Из argv[1] она читает лог-файл, а из stdin - список пакетов.

Если это кого-нибудь ещё интересует, могу выложить. А если оно действительно чего-то стоит, то и снабдить код вразумительными комментариями.

----------

## _Sir_

При первоначальной установке обычно стараются побыстрей выйти из chroot и livecd, но это не обязательно, если достаточно памяти. Я к тому, что минимально-работоспособная система может быть получена быстро. (Хотя я еще ни разу не пользовался инсталляторами gentoo, может быть они тоже часть задач решают) 

В зависимости от этого, синхронизация с текущим деревом портежей (а не портов! - это термин xBSD) проводится либо в chroot'е, либо после минимальной инсталляции...

Дальше выбирается среда, в которой будете работать.
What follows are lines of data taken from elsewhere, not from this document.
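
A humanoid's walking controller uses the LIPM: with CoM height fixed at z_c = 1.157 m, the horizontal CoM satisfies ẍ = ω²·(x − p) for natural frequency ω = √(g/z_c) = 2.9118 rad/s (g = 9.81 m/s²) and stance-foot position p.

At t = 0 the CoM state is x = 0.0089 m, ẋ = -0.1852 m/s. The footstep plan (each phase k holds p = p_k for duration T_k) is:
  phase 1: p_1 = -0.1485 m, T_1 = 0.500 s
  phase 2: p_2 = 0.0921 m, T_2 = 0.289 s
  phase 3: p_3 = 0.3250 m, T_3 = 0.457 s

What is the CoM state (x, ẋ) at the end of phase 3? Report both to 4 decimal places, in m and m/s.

x = 0.5522, ẋ = 0.9036

phase 1: p=-0.1485, T=0.500, ωT=1.455900, cosh=2.260766, sinh=2.027575; start (x,ẋ)=(0.008900, -0.185200) → end (x,ẋ)=(0.078384, 0.510579)
phase 2: p=0.0921, T=0.289, ωT=0.841510, cosh=1.375463, sinh=0.944404; start (x,ẋ)=(0.078384, 0.510579) → end (x,ẋ)=(0.238834, 0.664565)
phase 3: p=0.3250, T=0.457, ωT=1.330693, cosh=2.023979, sinh=1.759684; start (x,ẋ)=(0.238834, 0.664565) → end (x,ẋ)=(0.552218, 0.903564)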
К примеру десктоп-менеджер, что-то из мультимедии, средства разработки (помимо тех, что включены в system) сервера и/или сервисы, свистки и п... пардон, колокольчики) Далее можно прописать эти пакеты в world и воспользоваться (с обработкой ошибок) скриптом update-world, о котором выше уже шла речь. Но этот путь -- заимствован из бинарных дистрибутивов. Выгодное отличие gentoo в том, что можно добавлять необходимые (только!) компоненты на ходу. А вот этого преимущества многие не понимают. Не случайно есть переменная понижения приоритета emerge -- можно спокойно работать, обновление/досборка понадобившегося идет фоном. На самом деле есть несколько долгоиграющих пакетов -- gcc, glibc, gtk+ qt[34] wxGTK, kdelibs, kdepim... Остальное появляется в виде, пригодном для употребления, достаточно быстро. Поэтому: сборка -- это не самоцель. Трудно полностью загрузить современный процессор написанием статейки в форум русскоязычных пользователей Gentoo. А в это время потихоньку все обновлятся...  :Smile: 

На самом деле, пока я вчера лазил по своим лит. делам, у меня обновилась система, кроме mplayer'а и realaudio -- качать надо новый плэйер, а пока не хочется.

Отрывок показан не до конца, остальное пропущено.